As new generations are brought into the society, older members give the new
generation a hand up, making it much easier for them to advance and prosper.

It would use front organizations to offer scholarships and fellowships to
young people around the world, drawing in and indoctrinating ambitious people
who would then, at least psychologically, "owe" something to this society, or
at least to the front organization, if they couldn't be indoctrinated
directly.

After, say, the first hundred years, the oldest members of the order would
start incrementally implementing policies that would appear to simply be good
ideas that emerged organically, but which were actually circulated among
members of the society.

This also happens to be my mental model as to why obnoxious ideas like
neoliberalism, or the current wave of "austerity programs", catch on around
the world as if they were good.

------
kirubakaran
If you are fine with the 'evil' part of 'evil genius': Start a religion. Sue
people who out you for copyright infringement on your scriptures.

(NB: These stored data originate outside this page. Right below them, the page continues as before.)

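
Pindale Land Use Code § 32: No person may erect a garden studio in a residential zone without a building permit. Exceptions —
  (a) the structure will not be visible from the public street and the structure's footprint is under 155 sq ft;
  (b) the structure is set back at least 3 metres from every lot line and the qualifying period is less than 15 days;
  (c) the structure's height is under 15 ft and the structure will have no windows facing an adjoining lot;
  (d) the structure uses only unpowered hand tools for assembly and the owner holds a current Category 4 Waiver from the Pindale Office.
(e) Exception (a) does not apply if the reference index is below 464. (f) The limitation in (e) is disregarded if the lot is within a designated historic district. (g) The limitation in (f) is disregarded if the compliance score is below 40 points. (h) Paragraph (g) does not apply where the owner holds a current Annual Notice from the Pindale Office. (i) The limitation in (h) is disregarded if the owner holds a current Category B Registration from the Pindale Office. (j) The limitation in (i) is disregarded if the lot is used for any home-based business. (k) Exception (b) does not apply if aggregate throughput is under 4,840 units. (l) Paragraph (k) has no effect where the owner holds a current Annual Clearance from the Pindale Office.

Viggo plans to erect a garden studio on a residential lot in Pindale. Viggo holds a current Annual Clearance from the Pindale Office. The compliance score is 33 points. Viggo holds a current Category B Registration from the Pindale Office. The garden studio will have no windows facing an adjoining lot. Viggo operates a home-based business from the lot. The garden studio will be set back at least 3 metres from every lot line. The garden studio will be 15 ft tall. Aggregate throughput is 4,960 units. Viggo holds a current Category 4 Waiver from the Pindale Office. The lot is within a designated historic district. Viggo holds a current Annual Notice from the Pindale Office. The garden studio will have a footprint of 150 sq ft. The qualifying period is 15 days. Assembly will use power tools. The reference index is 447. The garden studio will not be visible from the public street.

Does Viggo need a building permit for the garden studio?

No — exception (a) applies; Viggo does not need a building permit.

Exception (a): the structure will not be visible from the street; the structure's footprint is 150 sq ft, under the 155 sq ft limit — every condition holds. Applying paragraphs (e)–(j): (e) operates (the reference index is 447, below the 464 limit), but is overridden by (f): (f) operates — the lot is in a historic district. (g) is triggered (the compliance score is 33 points, below the 40 points limit), but is itself disapplied by (h): (h) is triggered — a current Annual Notice is held. (i) is engaged (a current Category B Registration is held), but is overridden by (j): (j) operates against (i): a home-based business operates on the lot. So (a) applies.
Exception (b) fails — the qualifying period is 15 days, not less than 15 days.
Exception (c) does not apply: the structure's height is 15 ft, not under 15 ft.
Exception (d) fails — assembly uses power tools.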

Otherwise, seastead and attract the best talent by being really good and out-
innovate every other country. Important note: Don't sell to hypocrites who
don't believe in science but still want your antibiotics, vaccines and
nanobots. Let natural selection do the rest.

------
macca321
I'd bankrupt nations around the world by dodgy banking, then slowly replace
their elected governments with autocrats who used to work for me.

That or invade Poland.

------
coryl
As a benevolent billionaire, I would relocate to a poor impoverished 3rd world
country that ideally has resources and opportunity to grow and improve rapidly
in terms of economic well-being (people love jobs!).

After building infrastructure and winning the hearts and minds of the people,
I would either try running for public office legally, or with the support of
some military force, overthrow the government in a revolution.

------
pilom
Start with one country. After a major attack on home soil, incite fear in
everyone and claim that country X supported the attackers. Attack country X.
Then claim that country Y also helped the attackers. Attack country Y.
Continue convincing the population that they should be afraid of more attacks
from unknown attackers that are all around us. Repeat for more countries.

------
papaf
I found the following classic an interesting guide:

[http://www.amazon.com/True-Believer-Thoughts-Movements-
Peren...](http://www.amazon.com/True-Believer-Thoughts-Movements-
Perennial/dp/0060505915?tag=duckduckgo-d-20)

------
101north
I'd go back in time and start Apple.